Having a better understanding of how they felt, I realized some of the challenges that they faced, the failures of the church or ministries to empower and equip them in this area, and lack of resources or rubrics that can help someone measure improvement. For example, it is great to hear that Slumber Falls Camp is very important to their spiritual foundation and that they want to be more generous with Slumber Falls Camp, but how would they measure it? Increasing volunteer time? Automatic monthly giving, even in smaller amounts? Promoting the camp to others (is there a set number to strive for this year)? Seeking out physical donations? These are a few of the areas that they could think through but were not limited to these areas.

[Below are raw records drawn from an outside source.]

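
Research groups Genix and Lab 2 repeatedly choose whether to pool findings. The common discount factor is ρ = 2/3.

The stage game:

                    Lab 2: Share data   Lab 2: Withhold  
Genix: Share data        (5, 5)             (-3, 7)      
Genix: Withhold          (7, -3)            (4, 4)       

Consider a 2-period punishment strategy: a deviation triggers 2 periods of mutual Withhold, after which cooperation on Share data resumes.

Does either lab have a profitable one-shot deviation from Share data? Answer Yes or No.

A one-shot deviation gives 7 now, then 4 for 2 periods, then back to 5.
Gain from deviating: (7−5) today; loss: (5−4) in each of the next 2 periods.
No-deviation condition: (5−4)(ρ+…+ρ^2) ≥ 7−5, i.e. ρ+…+ρ^2 ≥ 2.
At ρ = 2/3: ρ+…+ρ^2 = 1.1111 < 2.0000.
So cooperation is not sustainable.

Yes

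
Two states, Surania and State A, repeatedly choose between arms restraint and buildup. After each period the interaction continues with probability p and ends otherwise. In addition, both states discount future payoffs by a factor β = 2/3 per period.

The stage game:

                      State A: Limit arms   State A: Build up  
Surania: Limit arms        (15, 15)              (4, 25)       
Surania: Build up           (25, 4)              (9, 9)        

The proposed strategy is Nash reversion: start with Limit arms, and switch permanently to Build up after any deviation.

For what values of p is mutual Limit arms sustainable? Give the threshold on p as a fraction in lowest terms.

15/16

Expected continuation weight on next period's payoff is β·p = 2/3·p, which plays the role of the discount factor.
Cooperation requires 2/3·p ≥ (25−15)/(25−9) = 5/8, hence p ≥ 15/16.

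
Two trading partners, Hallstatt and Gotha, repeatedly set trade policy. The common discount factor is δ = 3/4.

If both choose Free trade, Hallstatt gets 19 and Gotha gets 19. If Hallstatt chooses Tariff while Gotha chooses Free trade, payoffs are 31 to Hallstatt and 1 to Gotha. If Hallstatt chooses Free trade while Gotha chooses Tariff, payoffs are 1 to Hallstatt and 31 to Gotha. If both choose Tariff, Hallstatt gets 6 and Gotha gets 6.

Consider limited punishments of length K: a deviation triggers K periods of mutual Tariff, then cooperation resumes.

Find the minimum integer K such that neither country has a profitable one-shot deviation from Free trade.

2

No profitable deviation requires (19−6)(δ+…+δ^K) ≥ 31−19, i.e. δ+…+δ^K ≥ 12/13 ≈ 0.9231.
With δ = 3/4, the partial sums are K=1: 0.7500, K=2: 1.3125.
K = 2 is the first length at which the sum reaches 0.9231.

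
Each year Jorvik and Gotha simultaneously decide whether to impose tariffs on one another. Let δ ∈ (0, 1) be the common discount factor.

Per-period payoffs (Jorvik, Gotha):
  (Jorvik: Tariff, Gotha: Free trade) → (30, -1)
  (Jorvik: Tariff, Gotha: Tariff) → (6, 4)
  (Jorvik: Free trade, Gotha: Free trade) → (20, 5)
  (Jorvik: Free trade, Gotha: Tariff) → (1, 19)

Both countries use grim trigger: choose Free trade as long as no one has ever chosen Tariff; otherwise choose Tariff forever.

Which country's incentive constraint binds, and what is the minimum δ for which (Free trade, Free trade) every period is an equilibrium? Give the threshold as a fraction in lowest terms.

Gotha; δ ≥ 14/15

For Jorvik: deviation gain 30−20 = 10, per-period punishment loss 20−6 = 14. IC gives δ ≥ 10/24 = 5/12.
For Gotha: gain 14, loss 1 per period, so δ ≥ 14/15.
The tighter constraint is Gotha's, so cooperation needs δ ≥ 14/15.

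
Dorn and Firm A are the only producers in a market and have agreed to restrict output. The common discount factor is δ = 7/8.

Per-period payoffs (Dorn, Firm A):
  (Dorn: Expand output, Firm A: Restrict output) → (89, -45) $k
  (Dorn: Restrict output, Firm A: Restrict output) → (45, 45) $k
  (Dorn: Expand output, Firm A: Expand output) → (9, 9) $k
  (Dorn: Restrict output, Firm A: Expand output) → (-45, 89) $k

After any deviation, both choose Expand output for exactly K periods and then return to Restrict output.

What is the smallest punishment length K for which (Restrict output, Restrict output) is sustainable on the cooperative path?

2

IC: δ(1−δ^K)/(1−δ) ≥ (89−45)/(45−9) = 11/9.
With δ = 7/8: need 1 − δ^K ≥ 11/9·(1−7/8)/(7/8), i.e. δ^K ≤ 0.8254.
Since (7/8)^1 = 0.8750 and (7/8)^2 = 0.7656, the smallest such K is 2.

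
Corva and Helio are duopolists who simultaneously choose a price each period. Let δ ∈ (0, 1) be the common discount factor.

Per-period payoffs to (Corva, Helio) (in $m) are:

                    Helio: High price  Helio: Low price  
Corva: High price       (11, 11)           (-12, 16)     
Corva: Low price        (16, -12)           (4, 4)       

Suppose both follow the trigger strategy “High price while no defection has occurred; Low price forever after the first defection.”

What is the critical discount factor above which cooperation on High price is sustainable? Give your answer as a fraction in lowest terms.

5/12

11/(1−δ) ≥ 16 + 4δ/(1−δ)
11 ≥ 16 − 12δ
δ ≥ 5/12.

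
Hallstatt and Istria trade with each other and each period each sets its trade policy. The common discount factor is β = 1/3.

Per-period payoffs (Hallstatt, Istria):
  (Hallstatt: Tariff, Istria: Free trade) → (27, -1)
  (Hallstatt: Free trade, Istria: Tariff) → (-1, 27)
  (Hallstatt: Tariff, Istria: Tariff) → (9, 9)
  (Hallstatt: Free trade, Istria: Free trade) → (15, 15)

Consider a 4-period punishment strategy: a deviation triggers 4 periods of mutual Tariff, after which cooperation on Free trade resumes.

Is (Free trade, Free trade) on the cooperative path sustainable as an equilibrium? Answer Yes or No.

Comparing payoff streams over the 5 periods until play realigns: cooperate → 15(1+β+…+β^4); deviate → 27 + 9(β+…+β^4).
Cooperation is sustained iff (15−9)(β+…+β^4) ≥ 27−15.
β+…+β^4 = 1/3·(1−(1/3)^4)/(1−1/3) = 0.4938, and (27−15)/(15−9) = 2.0000.
0.4938 < 2.0000, so cooperation is not sustainable.

No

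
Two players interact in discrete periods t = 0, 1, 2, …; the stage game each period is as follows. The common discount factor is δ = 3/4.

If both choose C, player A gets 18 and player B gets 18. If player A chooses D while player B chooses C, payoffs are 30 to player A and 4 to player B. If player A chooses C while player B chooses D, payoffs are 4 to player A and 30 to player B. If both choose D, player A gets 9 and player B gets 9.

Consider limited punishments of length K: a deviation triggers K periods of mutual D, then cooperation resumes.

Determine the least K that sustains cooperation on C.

Need Σ_{k=1}^{K} δ^k ≥ (30−18)/(18−9) = 1.3333 at δ = 3/4.
At K = 2 the sum is 1.3125 < 1.3333; at K = 3 it is 1.7344 ≥ 1.3333.
So the minimum punishment length is K = 3.

3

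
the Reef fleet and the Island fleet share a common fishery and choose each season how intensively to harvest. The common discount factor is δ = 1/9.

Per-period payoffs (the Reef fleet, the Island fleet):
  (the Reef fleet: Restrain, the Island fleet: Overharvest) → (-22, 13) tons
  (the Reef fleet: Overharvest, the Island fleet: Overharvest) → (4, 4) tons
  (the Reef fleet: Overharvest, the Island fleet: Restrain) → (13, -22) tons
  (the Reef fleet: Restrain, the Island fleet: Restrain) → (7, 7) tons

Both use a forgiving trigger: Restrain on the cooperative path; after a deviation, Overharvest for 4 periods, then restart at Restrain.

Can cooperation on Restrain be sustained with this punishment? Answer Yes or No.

No

IC: δ+…+δ^4 ≥ (13−7)/(7−4) = 2.
At δ = 1/9: partial sum = 0.1250 < 2.0000. Cooperation not sustainable.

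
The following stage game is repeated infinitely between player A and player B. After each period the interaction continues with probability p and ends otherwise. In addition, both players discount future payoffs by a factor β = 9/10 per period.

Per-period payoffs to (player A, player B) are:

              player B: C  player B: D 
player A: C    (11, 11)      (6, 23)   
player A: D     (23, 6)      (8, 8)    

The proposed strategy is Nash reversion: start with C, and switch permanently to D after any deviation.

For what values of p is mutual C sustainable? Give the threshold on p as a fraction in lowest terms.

8/9

Expected continuation weight on next period's payoff is β·p = 9/10·p, which plays the role of the discount factor.
Cooperation requires 9/10·p ≥ (23−11)/(23−8) = 4/5, hence p ≥ 8/9.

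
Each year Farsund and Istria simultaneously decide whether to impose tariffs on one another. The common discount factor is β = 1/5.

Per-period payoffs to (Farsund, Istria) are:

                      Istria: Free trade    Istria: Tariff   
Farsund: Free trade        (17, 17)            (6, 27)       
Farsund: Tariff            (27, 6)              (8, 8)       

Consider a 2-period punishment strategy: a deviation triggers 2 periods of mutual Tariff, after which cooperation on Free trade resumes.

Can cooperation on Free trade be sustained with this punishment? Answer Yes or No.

A one-shot deviation gives 27 now, then 8 for 2 periods, then back to 17.
Gain from deviating: (27−17) today; loss: (17−8) in each of the next 2 periods.
No-deviation condition: (17−8)(β+…+β^2) ≥ 27−17, i.e. β+…+β^2 ≥ 10/9.
At β = 1/5: β+…+β^2 = 0.2400 < 1.1111.
So cooperation is not sustainable.

No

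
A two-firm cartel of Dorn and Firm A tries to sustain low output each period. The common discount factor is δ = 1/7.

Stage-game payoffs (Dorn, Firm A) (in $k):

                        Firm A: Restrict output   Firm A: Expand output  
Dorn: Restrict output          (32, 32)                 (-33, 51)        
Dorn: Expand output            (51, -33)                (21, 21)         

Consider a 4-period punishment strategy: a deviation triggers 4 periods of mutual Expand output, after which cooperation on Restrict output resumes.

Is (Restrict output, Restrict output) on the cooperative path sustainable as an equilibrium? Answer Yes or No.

IC: δ+…+δ^4 ≥ (51−32)/(32−21) = 19/11.
At δ = 1/7: partial sum = 0.1666 < 1.7273. Cooperation not sustainable.

No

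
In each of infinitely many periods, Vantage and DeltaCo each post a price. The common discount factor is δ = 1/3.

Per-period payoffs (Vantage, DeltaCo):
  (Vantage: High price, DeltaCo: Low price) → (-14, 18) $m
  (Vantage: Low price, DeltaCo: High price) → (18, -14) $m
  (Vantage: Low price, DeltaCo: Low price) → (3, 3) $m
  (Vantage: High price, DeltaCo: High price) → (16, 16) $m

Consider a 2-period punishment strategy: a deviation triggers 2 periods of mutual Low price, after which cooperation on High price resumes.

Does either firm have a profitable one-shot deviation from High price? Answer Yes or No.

Comparing payoff streams over the 3 periods until play realigns: cooperate → 16(1+δ+…+δ^2); deviate → 18 + 3(δ+…+δ^2).
Cooperation is sustained iff (16−3)(δ+…+δ^2) ≥ 18−16.
δ+…+δ^2 = 1/3·(1−(1/3)^2)/(1−1/3) = 0.4444, and (18−16)/(16−3) = 0.1538.
0.4444 ≥ 0.1538, so cooperation is sustainable.

No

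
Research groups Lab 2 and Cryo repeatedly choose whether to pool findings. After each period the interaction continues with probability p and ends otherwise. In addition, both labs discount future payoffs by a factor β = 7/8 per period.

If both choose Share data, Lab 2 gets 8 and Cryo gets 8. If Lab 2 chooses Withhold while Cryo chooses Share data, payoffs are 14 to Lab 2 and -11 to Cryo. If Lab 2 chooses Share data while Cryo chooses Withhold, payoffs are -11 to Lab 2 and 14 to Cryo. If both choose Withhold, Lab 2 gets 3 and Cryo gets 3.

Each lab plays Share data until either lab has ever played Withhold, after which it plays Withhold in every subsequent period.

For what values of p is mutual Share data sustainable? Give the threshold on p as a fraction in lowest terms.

Expected continuation weight on next period's payoff is β·p = 7/8·p, which plays the role of the discount factor.
Cooperation requires 7/8·p ≥ (14−8)/(14−3) = 6/11, hence p ≥ 48/77.

48/77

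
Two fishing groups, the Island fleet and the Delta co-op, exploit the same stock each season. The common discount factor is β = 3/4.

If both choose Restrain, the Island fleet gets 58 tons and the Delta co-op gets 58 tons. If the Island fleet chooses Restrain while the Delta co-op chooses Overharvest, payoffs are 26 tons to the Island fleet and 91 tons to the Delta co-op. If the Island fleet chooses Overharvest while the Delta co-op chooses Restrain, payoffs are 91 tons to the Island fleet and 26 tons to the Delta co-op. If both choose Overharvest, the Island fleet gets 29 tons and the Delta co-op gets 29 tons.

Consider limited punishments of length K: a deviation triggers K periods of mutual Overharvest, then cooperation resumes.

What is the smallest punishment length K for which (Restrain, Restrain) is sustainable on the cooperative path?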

I am a proponent for setting goals. If it is important, then it needs to be identified. Writing them down also is a good exercise because it allows to physically see all the goals in one location. If there are too many, then it becomes clear why there is constant stress, feelings of failure, or the inability to achieve any of them in a satisfactory fashion. Once the goals are identified, they can be prioritized and further reflected upon if some need to be re-envisioned, modified, or eliminated for the time being. For smaller goals or goals that take time to achieve, the Pomodoro method has been effective in achieving them. Pomodoro is Italian for tomato. The method was named after the timer used to measure time increments to achieve goals and tasks. The method is simple. Work for 25 minutes and take a 5-minute break. This is one Pomodoro. After four Pomodoros, take a 15-20-minute break to replenish energies. Because a Pomodoro is shorter, it can help people focus on accomplishing more and keep them focused. This method is great for generating physical outcomes, assignments, or tasks. While it is probably not the best for spiritual maturity, it could help in reading through the Bible or other books for growth, writing letters of gratitude, journaling, Lectio Divina, etc. It can also create a set time frame to allocate for spiritual activity, even if you choose to only do one Pomodoro. Having a system and envisioning how it will fit into a daily routine increases the likelihood of success.
My hope and prayer this year is that we all explore who we feel God is calling us to be and devise ways that are achievable and realistic so that we can measure improvement. As a touchstone for this year, perhaps let frogs be that reminder. Why frogs??? Mark Twain said that “If it’s your job to eat a frog, it’s best to do it first thing in the morning. And If it’s your job to eat two frogs, it’s best to eat the biggest one first.” Twain was referring to how we tackle the goals in our life. Don’t procrastinate, focus on the biggest priorities first so the little ones don’t distract you. God calls all of us into a relationship and there is not one image or model that we should try to achieve. We are called to listen, discern, and grow which brings out the beauty and the myriad of ways that God works, is seen, and transforms the world. We don’t need to be someone we are not, nor be jealous of another person’s life or perceived life. Allow 2020 to get a clearer vision of where you want to go.
Slumber Falls Camp is here to help you grow through our programs, opportunities for outreach and mission, a site to host your event, and most importantly to be in a relationship with you. I look forward to this year and reconnecting with the Slumber Falls Camp family and seeing how it will grow with new faces, stories, and passions.